Is Climate Change Increasing Hurricane Activity?

OCTOBER 5, 2006

Dr. Kerry A. Emanuel

Professor of Atmospheric Science
Massachusetts Institute of Technology

What is the talk about?

Are hurricanes becoming more powerful and destructive? Are these changes due to a natural cycle of hurricane activity or are they caused by human-induced climate change? Although this is currently a hot debate among scientists, new research suggests that the destructive potential of hurricanes is increasing due to the heating of the oceans. Two weeks before Hurricane Katrina struck the Gulf Coast, leading hurricane expert Dr. Kerry Emanuel published that he had discovered statistical evidence that hurricanes were indeed affected by global warming. He found that the duration and intensity of hurricanes worldwide have increased by about 50 percent since the 1970s and that this trend directly corresponds with a global increase in tropical sea surface temperature. Dr. Emanuel will share his groundbreaking research on how climate change can affect hurricane activity, provide an engaging portrayal of the science behind these awe-inspiring meteorological events, and discuss how to predict the long-term risk of hurricanes.

About our presenter

Dr. Kerry A. Emanuel

Dr. Kerry A. Emanuel

Kerry A. Emanuel is one of the world’s leading authorities on hurricanes. He is a professor in the Program in Atmospheres, Oceans, and Climate in the Department of Earth, Atmospheric, and Planetary Sciences at the Massachusetts Institute of Technology (MIT), where he received his Ph.D. degree in Meteorology.

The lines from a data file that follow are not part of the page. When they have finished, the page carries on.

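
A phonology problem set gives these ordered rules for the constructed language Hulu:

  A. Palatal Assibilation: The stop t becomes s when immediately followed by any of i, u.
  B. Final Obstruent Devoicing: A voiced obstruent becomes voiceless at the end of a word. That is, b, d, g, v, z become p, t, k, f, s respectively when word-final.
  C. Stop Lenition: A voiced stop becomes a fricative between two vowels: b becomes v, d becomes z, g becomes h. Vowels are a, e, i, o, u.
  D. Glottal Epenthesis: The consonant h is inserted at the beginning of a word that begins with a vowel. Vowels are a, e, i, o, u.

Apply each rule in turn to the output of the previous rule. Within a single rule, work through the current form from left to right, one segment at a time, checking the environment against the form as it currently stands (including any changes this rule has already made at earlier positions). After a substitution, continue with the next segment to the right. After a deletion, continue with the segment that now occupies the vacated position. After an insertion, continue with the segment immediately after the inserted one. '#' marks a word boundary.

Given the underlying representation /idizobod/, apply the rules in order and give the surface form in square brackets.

A Palatal Assibilation: no change — [idizobod]
B Final Obstruent Devoicing: [idizobod] → [idizobot]
C Stop Lenition: [idizobot] → [izizovot]
D Glottal Epenthesis: [izizovot] → [hizizovot]

[hizizovot]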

He became a member of the MIT faculty in 1981 after 3 years at the University of California, Los Angeles (UCLA). He is a fellow of the American Meteorological Society and a member of the National Research Council’s Board on Atmospheric Sciences and Climate. His research focuses on tropical meteorology and climate, with a specialty in hurricane physics. His work in air-sea interaction in tropical cyclones is well regarded among the meteorological community. Dr. Emanuel has an extensive list of publications that include two books and more than 100 peer-reviewed scientific papers. His new book, Divine Wind: The History and Science of Hurricanes, was named one of the top twenty science books of 2005 by Discover magazine. In this book, he explains how tropical climates give rise to the most powerful storms in the world. TIME magazine named Dr. Emanuel one of the 100 most influential people for 2006 for his latest research, published in a recent issue of the journal Nature, which correlates the greater increasing hurricane intensity with human-induced global warming.